If 0.06% of a number is 84, then 30% of that number is
A. \[25.2\]
B. \[420\]
C. \[42000\]
D. \[2520\]

Answer 1

Hint:
Here we use the concept of percentage which means the part of a complete value. Percentage is always denoted by the sign % and opens up by dividing the value by \[100\]. Say we can write \[23\% \]of a value as \[\dfrac{{23}}{{100}}\] and multiply it to the value of which we are calculating the percentage.
* When any number is \[x\% \] of another number, then the first number is \[\dfrac{x}{{100}}\]times of the other number i.e. \[m\% \] of \[x\] \[ = (\dfrac{m}{{100}}) \times x\] i.e. \[{(\dfrac{m}{{100}})^{th}}\] part of \[x\]
* Also here we use the unitary method to calculate the initial number and then finding out the required percentage of the number.
* In unitary method we calculate the value of a single unit by dividing the total value by the number of units, and to find the value of multiple units we multiply the value of a single unit to the number of units.

Complete step by step solution:
Let the number be \[x\].
Given, 0.06% of a number is 84
0.06% of the number \[x\] is \[\dfrac{{0.06}}{{100}}x\]
And \[\dfrac{{0.06}}{{100}}x\] is given as 84.
Equate \[\dfrac{{0.06}}{{100}}x\] to 84, that is \[\dfrac{{0.06}}{{100}}x = 84\]
Divide both sides of the equation by 0.06 and simplify.
\[
  \dfrac{{\dfrac{{0.06}}{{100}}x}}{{0.06}} = \dfrac{{84}}{{0.06}} \\
  \dfrac{x}{{100}} = 1400 \\
 \]
Multiply both sides of the equation by 100 to obtain the value of \[x\].
\[x = 140000\]
30% of the number implies \[\dfrac{{30}}{{100}}\]times the value of\[x\].
Multiply \[\dfrac{{30}}{{100}}\] to the obtained value of \[x\] to obtain the answer.
\[\dfrac{{30}}{{100}}\left( {140000} \right) = 42000\]
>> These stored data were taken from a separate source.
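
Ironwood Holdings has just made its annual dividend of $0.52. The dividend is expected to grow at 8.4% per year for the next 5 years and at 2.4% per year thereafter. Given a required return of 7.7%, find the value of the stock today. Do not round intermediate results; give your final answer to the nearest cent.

$13.03

D_1 = 0.56368
D_2 = 0.61103
D_3 = 0.66236
D_4 = 0.71799
D_5 = 0.77830
Terminal value at year 5: TV = D_5×(1+g_2)/(r−g_2) = 0.79698/0.053 = 15.03744
P_0 = D_1/(1+r)^1 + D_2/(1+r)^2 + D_3/(1+r)^3 + D_4/(1+r)^4 + D_5/(1+r)^5 + TV/(1+r)^5
    = 0.52338 + 0.52678 + 0.53021 + 0.53365 + 0.53712 + 10.37756 = 13.02870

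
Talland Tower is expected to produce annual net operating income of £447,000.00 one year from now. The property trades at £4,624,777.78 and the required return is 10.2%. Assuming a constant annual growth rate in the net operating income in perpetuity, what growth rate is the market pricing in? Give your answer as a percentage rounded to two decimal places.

P = D₁/(r−g) ⇒ g = r − D₁/P = 0.102 − £447,000.00/£4,624,777.78 = 0.005347

0.53%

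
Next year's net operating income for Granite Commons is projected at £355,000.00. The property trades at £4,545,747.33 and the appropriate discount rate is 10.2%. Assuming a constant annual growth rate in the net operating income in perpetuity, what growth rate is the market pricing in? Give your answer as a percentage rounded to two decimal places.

2.39%

P = D₁/(r−g) ⇒ g = r − D₁/P = 0.102 − £355,000.00/£4,545,747.33 = 0.023905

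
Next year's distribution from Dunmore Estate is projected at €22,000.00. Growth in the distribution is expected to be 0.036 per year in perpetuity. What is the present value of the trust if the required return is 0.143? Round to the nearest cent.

Growing perpetuity: P = D₁ / (r − g) = €22,000.0000 / (0.143 − 0.036) = €205,607.48

€205607.48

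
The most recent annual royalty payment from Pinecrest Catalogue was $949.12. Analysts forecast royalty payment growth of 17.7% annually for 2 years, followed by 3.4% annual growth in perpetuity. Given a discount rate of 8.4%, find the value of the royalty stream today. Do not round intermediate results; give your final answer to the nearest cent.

$25289.65

D_1 = 1117.11424
D_2 = 1314.84346
Terminal value at year 2: TV = D_2×(1+g_2)/(r−g_2) = 1359.54814/0.05 = 27190.96276
P_0 = D_1/(1+r)^1 + D_2/(1+r)^2 + TV/(1+r)^2
    = 1030.54819 + 1118.96238 + 23140.14206 = 25289.65263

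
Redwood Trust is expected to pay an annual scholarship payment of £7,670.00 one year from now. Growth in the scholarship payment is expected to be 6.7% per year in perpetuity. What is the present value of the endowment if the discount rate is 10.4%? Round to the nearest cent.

£207297.30

Growing perpetuity: P = D₁ / (r − g) = £7,670.0000 / (0.104 − 0.067) = £207,297.30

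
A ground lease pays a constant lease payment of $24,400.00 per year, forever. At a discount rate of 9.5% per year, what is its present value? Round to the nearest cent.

Level perpetuity: PV = C / r = $24,400.00 / 0.095 = $256,842.11

$256842.11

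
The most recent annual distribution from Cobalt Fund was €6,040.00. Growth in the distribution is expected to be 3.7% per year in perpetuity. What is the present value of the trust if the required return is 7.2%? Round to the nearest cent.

D₁ = D₀ × (1 + g) = €6,040.00 × 1.037 = €6,263.4800
Growing perpetuity: P = D₁ / (r − g) = €6,263.4800 / (0.072 − 0.037) = €178,956.57

€178956.57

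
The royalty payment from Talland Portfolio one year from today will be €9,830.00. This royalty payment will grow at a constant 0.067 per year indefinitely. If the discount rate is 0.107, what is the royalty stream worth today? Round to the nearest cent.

€245750.00

Growing perpetuity: P = D₁ / (r − g) = €9,830.0000 / (0.107 − 0.067) = €245,750.00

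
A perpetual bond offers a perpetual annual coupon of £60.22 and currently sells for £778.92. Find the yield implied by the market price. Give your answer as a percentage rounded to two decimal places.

P = C/r ⇒ r = C/P = £60.22/£778.92 = 0.077312

7.73%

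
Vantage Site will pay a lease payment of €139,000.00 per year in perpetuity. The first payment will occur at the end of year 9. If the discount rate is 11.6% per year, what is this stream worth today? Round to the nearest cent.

€498015.95

Value at end of year 8: C / r = €139,000.00 / 0.116 = €1,198,275.8621
Discount to today: PV = €1,198,275.8621 / (1 + 0.116)^8 = €1,198,275.8621 / 2.406099 = €498,015.95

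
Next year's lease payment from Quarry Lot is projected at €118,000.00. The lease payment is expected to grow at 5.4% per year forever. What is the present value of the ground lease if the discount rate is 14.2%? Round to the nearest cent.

Growing perpetuity: P = D₁ / (r − g) = €118,000.0000 / (0.142 − 0.054) = €1,340,909.09

€1340909.09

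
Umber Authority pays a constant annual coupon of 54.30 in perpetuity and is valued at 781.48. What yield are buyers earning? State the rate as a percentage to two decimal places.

6.95%

P = C/r ⇒ r = C/P = 54.30/781.48 = 0.069484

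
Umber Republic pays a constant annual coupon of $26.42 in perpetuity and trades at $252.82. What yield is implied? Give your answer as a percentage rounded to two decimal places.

10.45%

P = C/r ⇒ r = C/P = $26.42/$252.82 = 0.104501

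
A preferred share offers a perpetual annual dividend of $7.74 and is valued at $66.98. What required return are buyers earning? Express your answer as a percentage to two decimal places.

11.56%

P = C/r ⇒ r = C/P = $7.74/$66.98 = 0.115557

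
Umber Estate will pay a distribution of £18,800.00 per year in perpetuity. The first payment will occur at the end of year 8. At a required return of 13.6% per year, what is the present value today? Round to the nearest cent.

Value at end of year 7: C / r = £18,800.00 / 0.136 = £138,235.2941
Discount to today: PV = £138,235.2941 / (1 + 0.136)^7 = £138,235.2941 / 2.441453 = £56,620.10

£56620.10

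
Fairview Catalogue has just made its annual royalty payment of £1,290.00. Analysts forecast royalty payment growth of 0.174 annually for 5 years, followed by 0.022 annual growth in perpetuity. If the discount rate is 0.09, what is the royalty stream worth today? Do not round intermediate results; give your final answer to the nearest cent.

D_1 = 1514.46000
D_2 = 1777.97604
D_3 = 2087.34387
D_4 = 2450.54170
D_5 = 2876.93596
Terminal value at year 5: TV = D_5×(1+g_2)/(r−g_2) = 2940.22855/0.068 = 43238.65518
P_0 = D_1/(1+r)^1 + D_2/(1+r)^2 + D_3/(1+r)^3 + D_4/(1+r)^4 + D_5/(1+r)^5 + TV/(1+r)^5
    = 1389.41284 + 1496.48686 + 1611.81245 + 1736.02552 + 1869.81098 + 28102.15910 = 36205.70776

£36205.71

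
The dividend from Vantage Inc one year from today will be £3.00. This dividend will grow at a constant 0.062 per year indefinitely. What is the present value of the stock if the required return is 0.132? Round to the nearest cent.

£42.86

Growing perpetuity: P = D₁ / (r − g) = £3.0000 / (0.132 − 0.062) = £42.86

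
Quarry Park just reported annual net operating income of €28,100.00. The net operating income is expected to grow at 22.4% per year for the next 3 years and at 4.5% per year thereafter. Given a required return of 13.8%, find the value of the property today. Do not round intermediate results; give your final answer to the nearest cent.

€490572.82

D_1 = 34394.40000
D_2 = 42098.74560
D_3 = 51528.86461
Terminal value at year 3: TV = D_3×(1+g_2)/(r−g_2) = 53847.66352/0.093 = 579007.13465
P_0 = D_1/(1+r)^1 + D_2/(1+r)^2 + D_3/(1+r)^3 + TV/(1+r)^3
    = 30223.55009 + 32507.57936 + 34964.21541 + 392877.47419 = 490572.81904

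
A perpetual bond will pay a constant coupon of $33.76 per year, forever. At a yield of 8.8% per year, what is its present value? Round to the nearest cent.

$383.64

Level perpetuity: PV = C / r = $33.76 / 0.088 = $383.64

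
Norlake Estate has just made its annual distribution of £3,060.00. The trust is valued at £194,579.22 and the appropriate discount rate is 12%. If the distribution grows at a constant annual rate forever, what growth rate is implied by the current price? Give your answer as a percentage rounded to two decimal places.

10.27%

P = D₀(1+g)/(r−g) ⇒ P(r−g) = D₀(1+g) ⇒ g(P+D₀) = P·r − D₀
g = (P·r − D₀)/(P + D₀) = (£194,579.22×0.12 − £3,060.00) / (£194,579.22 + £3,060.00) = 0.102659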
Therefore, Option C is correct.

Note:
 In these types of questions, students should evaluate using the unitary method carefully, as this question involves decimal values and these values open up. Also percentage of any value is always less than or equal to the value because percentage is a part of the value so it can never be greater than the value.